Wednesday, 7 March 2012

Mirin Glazed Salmon

This is such a tasty way to serve salmon, and such a quick meal to cook. I have served it at dinner parties in the past, it gives the impression of being alot more complicated than it is. The dark, salty sauce drizzled over the salmon and a little bit of sushi ginger on the side is a delight. Tonight it was all about quickness and I used express microwave rice, on other occasions I have used sushi rice. The mirin and rice vinegar are readily available in large supermarkets. They will last a long time, but I think once you try this dish it will become a regular meal choice.

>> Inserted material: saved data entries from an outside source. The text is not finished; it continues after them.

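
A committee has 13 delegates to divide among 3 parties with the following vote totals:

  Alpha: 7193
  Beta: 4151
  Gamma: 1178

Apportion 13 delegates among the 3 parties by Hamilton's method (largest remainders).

Alpha 8, Beta 4, Gamma 1

Total 12522; standard divisor 12522/13 ≈ 963.231.
Standard quotas: Alpha 7.4676, Beta 4.3095, Gamma 1.2230.
Lower quotas: Alpha 7, Beta 4, Gamma 1 (sum 12, leaving 1 seat).
Remainders in descending order: Alpha 0.4676, Beta 0.3095, Gamma 0.2230.
Largest remainder: Alpha receives the extra seat.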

A recipe from "NIgella Express".

Serves 4
60ml mirin (Japanese sweet rice wine)
50g light brown sugar
60ml soy sauce
4 salmon fillets approx 125g each (narrow but tall fillets)
30ml rice vinegar
1-2 spring onions, halved and shredded into fine strips

Mix the mirin, brown sugar and soy sauce in a shallow dish that will take all 4 pieces of salmon and marinate the salmon until you are ready to cook it. When you are ready to cook, heat a large non-stick frying pan on the hob.
Cook the salmon in the hot, dry pan for 2 minutes and then turn the salmon over, add the marinade and cook for another 2 minutes.
Remove the salmon to whatever plate you are serving it on, add the rice vinegar to the hot pan and warm through.
Pour the dark, sweet, salty glaze over the salmon and top with the spring onion strips. Serve with rice or noodles and consider putting sushi ginger on the table too.